Strategic Nonvisual Accessibility Partnership Program

The National Federation of the Blind's Strategic Nonvisual Accessibility Partnership (SNAP) program works to ensure that websites, products, and services are nonvisually accessible by developing productive, on-going partnerships with organizations in an effort to assist them with infusing accessibility into their corporate culture.

SNAP logo which says "snap" and includes a cartoon hand making a snapping motion.The myth is that ensuring accessibility is too difficult and too expensive. The truth is that when done correctly, with the right partners, building in accessibility is simple, cost effective, and beneficial to both blind and sighted users of the technology. 

In simple terms, a nonvisually accessible website, product, or service is one that has been developed in a manner that allows the blind user to access information, complete transactions, and utilize features that have been identified as primary to the application or service. 

We know that it is a SNAP to ensure accessibility when websites, products, and services are developed properly from the start.

Our SNAP program is more dynamic than a static certification process, and assists our partners in gaining access to a team of experts and a collection of user experiences that address accessibility throughout the development life cycle. 

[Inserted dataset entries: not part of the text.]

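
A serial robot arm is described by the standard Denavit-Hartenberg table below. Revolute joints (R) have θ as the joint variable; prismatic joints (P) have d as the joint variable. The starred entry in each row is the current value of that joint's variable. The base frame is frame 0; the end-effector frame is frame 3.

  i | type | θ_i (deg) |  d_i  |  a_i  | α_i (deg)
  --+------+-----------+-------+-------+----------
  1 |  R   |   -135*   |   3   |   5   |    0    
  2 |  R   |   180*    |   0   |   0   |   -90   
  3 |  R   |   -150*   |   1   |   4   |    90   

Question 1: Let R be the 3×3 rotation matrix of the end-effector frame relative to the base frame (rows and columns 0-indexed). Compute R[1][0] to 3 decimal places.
-0.612

End-effector x-axis (col 0 of R) = (-0.6124,-0.6124,0.5000)
R[1][0] = -0.6124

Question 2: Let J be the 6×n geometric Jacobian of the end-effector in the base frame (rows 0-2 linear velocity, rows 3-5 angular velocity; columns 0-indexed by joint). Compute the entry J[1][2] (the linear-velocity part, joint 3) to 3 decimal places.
1.414

axis z_2 = (-0.7071,0.7071,0.0000); lever o_n−o_2 = (-3.1566,-1.7424,2.0000)
cross product → J_v[:, 2] = (1.4142,1.4142,3.4641)
J_ω[:, 2] = z_2
entry J[1][2] = 1.4142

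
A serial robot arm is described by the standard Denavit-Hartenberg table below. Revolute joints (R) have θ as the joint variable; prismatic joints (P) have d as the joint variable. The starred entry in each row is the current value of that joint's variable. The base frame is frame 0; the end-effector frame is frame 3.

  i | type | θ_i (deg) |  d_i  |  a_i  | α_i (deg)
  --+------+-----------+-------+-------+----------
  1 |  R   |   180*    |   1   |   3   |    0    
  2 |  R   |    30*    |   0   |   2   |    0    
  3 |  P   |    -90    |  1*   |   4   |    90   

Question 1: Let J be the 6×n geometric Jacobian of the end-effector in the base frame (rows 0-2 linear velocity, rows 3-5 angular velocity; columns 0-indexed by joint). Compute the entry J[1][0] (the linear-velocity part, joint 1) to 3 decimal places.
-6.732

axis z_0 = ẑ; lever o_n−o_0 = (-6.7321,2.4641,2.0000)
cross product → J_v[:, 0] = (-2.4641,-6.7321,0.0000)
J_ω[:, 0] = z_0
entry J[1][0] = -6.7321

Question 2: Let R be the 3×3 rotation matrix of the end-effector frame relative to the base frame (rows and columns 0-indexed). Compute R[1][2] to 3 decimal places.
0.500

End-effector z-axis (col 2 of R) = (0.8660,0.5000,0.0000)
R[1][2] = 0.5000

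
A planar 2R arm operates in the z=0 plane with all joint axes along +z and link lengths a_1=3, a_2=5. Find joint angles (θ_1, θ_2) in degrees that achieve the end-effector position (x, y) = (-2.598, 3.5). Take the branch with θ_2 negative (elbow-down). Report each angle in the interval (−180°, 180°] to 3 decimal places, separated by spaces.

-150.000 -120.001

cos θ_2 = (18.9996−3²−5²)/(2·3·5) = -0.5000; θ_2 = -120.0009° (elbow-down)
β = atan2(3.5000,-2.5980) = 126.5860°; ψ = atan2(-4.3301,0.4999) = -83.4140°
θ_1 = β − ψ = 210.0000°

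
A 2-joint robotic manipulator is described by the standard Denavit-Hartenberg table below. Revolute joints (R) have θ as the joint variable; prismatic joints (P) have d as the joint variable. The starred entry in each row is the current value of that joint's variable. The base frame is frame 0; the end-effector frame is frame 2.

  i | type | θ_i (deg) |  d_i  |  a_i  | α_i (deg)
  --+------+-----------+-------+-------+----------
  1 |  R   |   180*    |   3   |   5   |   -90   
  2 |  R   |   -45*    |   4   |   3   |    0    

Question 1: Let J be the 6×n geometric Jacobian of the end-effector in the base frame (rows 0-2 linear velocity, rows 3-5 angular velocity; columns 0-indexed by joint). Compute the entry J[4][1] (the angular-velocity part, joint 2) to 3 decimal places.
axis z_1 = (-0.0000,-1.0000,0.0000); lever o_n−o_1 = (-2.1213,-4.0000,2.1213)
cross product → J_v[:, 1] = (-2.1213,0.0000,-2.1213)
J_ω[:, 1] = z_1
entry J[4][1] = -1.0000

-1.000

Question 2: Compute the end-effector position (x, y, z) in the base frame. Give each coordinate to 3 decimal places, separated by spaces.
after link 1: o_1 = (-5.0000, 0.0000, 3.0000)
after link 2: o_2 = (-7.1213, -4.0000, 5.1213)

-7.121 -4.000 5.121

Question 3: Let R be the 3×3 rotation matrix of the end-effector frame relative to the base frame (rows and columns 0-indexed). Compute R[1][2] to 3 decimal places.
-1.000

End-effector z-axis (col 2 of R) = (-0.0000,-1.0000,0.0000)
R[1][2] = -1.0000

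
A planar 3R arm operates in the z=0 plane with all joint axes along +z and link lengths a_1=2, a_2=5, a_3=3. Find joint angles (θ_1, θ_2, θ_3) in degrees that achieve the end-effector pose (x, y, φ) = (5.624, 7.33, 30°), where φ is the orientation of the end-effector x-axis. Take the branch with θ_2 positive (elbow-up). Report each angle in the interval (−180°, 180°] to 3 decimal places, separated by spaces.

wrist centre = target − a_3·(cos φ, sin φ) = (3.0259, 5.8300)
cos θ_2 = (43.1451−2²−5²)/(2·2·5) = 0.7073; θ_2 = 44.9879° (elbow-up)
β = atan2(5.8300,3.0259) = 62.5695°; ψ = atan2(3.5348,5.5363) = 32.5573°
θ_1 = β − ψ = 30.0122°
θ_3 = φ − θ_1 − θ_2 = -45.0001° (wrapped to (-180°,180°])

30.012 44.988 -45.000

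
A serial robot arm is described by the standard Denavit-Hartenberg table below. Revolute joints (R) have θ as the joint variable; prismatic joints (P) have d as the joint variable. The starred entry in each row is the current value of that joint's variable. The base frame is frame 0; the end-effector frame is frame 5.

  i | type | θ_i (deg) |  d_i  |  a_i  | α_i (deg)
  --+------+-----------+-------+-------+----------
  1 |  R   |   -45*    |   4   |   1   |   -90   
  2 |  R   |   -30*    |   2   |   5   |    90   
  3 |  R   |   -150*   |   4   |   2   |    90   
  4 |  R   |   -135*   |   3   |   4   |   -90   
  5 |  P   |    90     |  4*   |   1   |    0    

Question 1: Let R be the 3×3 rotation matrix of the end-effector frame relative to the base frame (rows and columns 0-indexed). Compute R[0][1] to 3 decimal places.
-0.875

End-effector y-axis (col 1 of R) = (-0.8750,0.3750,0.3062)
R[0][1] = -0.8750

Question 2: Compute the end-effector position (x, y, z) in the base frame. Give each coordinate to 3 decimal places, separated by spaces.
after link 1: o_1 = (0.7071, -0.7071, 4.0000)
after link 2: o_2 = (5.1832, -2.3548, 6.5000)
after link 3: o_3 = (2.0012, -0.5870, 9.0981)
after link 4: o_4 = (6.4198, 0.6687, 7.1233)
after link 5: o_5 = (4.6136, -0.7499, 3.6991)

4.614 -0.750 3.699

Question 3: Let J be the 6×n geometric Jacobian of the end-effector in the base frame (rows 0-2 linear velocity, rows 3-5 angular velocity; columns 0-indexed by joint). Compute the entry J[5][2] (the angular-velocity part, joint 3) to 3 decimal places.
axis z_2 = (-0.3536,0.3536,0.8660); lever o_n−o_2 = (-0.5696,1.6049,-2.8009)
cross product → J_v[:, 2] = (-2.3801,-1.4836,-0.3660)
J_ω[:, 2] = z_2
entry J[5][2] = 0.8660

0.866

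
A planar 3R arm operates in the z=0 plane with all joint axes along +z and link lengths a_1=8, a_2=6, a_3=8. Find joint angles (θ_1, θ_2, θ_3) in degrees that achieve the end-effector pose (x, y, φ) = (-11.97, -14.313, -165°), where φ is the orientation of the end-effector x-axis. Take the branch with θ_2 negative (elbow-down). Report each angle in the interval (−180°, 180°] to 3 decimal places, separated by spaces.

wrist centre = target − a_3·(cos φ, sin φ) = (-4.2426, -12.2424)
cos θ_2 = (167.8771−8²−6²)/(2·8·6) = 0.7071; θ_2 = -45.0043° (elbow-down)
β = atan2(-12.2424,-4.2426) = -109.1136°; ψ = atan2(-4.2430,12.2423) = -19.1154°
θ_1 = β − ψ = -89.9983°
θ_3 = φ − θ_1 − θ_2 = -29.9974° (wrapped to (-180°,180°])

-89.998 -45.004 -29.997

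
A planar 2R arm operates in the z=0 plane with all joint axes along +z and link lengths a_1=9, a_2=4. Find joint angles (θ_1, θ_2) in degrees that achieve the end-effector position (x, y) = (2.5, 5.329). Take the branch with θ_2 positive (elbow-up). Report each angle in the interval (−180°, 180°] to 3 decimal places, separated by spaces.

cos θ_2 = (34.6482−9²−4²)/(2·9·4) = -0.8660; θ_2 = 149.9967° (elbow-up)
β = atan2(5.3290,2.5000) = 64.8673°; ψ = atan2(2.0002,5.5360) = 19.8651°
θ_1 = β − ψ = 45.0021°

45.002 149.997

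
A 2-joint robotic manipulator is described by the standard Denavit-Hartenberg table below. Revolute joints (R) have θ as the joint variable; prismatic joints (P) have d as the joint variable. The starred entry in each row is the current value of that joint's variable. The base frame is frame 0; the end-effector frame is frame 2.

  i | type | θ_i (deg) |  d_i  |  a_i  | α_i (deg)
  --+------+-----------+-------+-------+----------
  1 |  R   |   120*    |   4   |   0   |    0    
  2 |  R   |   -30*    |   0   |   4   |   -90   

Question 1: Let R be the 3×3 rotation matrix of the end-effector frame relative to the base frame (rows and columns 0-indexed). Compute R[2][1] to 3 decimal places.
-1.000

End-effector y-axis (col 1 of R) = (-0.0000,0.0000,-1.0000)
R[2][1] = -1.0000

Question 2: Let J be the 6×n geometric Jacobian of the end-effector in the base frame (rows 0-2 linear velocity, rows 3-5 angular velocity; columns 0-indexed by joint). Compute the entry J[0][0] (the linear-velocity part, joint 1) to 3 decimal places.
axis z_0 = ẑ; lever o_n−o_0 = (0.0000,4.0000,4.0000)
cross product → J_v[:, 0] = (-4.0000,0.0000,0.0000)
J_ω[:, 0] = z_0
entry J[0][0] = -4.0000

-4.000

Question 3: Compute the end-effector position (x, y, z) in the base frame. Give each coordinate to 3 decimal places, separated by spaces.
after link 1: o_1 = (0.0000, 0.0000, 4.0000)
after link 2: o_2 = (0.0000, 4.0000, 4.0000)

0.000 4.000 4.000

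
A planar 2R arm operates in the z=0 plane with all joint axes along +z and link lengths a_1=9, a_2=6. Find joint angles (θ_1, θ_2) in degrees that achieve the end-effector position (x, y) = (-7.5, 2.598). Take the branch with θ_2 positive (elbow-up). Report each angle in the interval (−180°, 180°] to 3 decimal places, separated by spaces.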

NFB SNAP Program Components

  • Initial Assessment: An initial accessibility standard must be met before an entity is considered an NFB SNAP partner. The guideline used will be the W3C’s Web Content Accessibility Guidelines, version 2.1, AA.
  • Blind Users Innovating and Leading in Design Feedback: The NFB is establishing a group of blind users to evaluate partners’ websites, products, and services. The BUILD team will provide valuable feedback, detailing usability experiences and any potential accessibility issues.
  • Semi-Annual Reporting: The NFB’s nonvisual access technology specialists will provide semi-annual accessibility and usability reports, based in part on BUILD team feedback. The reports will provide timely feedback on existing usability barriers and offer a foundation for future design efforts.
  • Semi-Annual Discussions on Best Practices and Troubleshooting: The NFB’s nonvisual access technology specialists will engage in semi-annual teleconferences to share new techniques and best practices in an effort to resolve most accessibility issues. Should additional consultation be needed for complex accessibility problems, the NFB will provide expanded support on a fee-for-service basis.
  • SNAP Icon: Our partners are invited to place the NFB’s SNAP icon on their websites. This icon serves as a symbol to users that the organization is committed to an enculturation of accessibility. Moreover, when users select the icon, they are able to access a form by which they can report any perceived accessibility issues directly to our nonvisual access technology specialists for evaluation.
  • Promotional Opportunities: The NFB will highlight our partners on our website.

NFB SNAP Partners

  • Target: In recent years, Target’s web team made a decision to build and maintain a design system which includes a library of reusable UI components. One of the aims of having this UI component library was to create a more efficient process that would result in consistent code across development teams, and across areas and sub-pages of the website. More specifically, the UI component library creates a shared language and a shared understanding that helps maintain consistent branding and a consistent user experience (UX). Read the full Target case study, "Target’s Design System Incorporates Accessibility as Standard."
  • D2L: As a global leader in education technology with a mission to transform the way the world learns, D2L delivers an inclusive learning platform to enable every learner gain equitable access to education. At D2L, accessibility is not an afterthought but the result of a purposeful inclusive design practice. D2L’s product process is embedded with accessibility criteria from the most recent global accessibility standards. To top it, researchers, designers, developers, and testers gather inputs during the product development process from individuals with diverse accessibility needs, both in-house and through partnership with the National Federation of the Blind.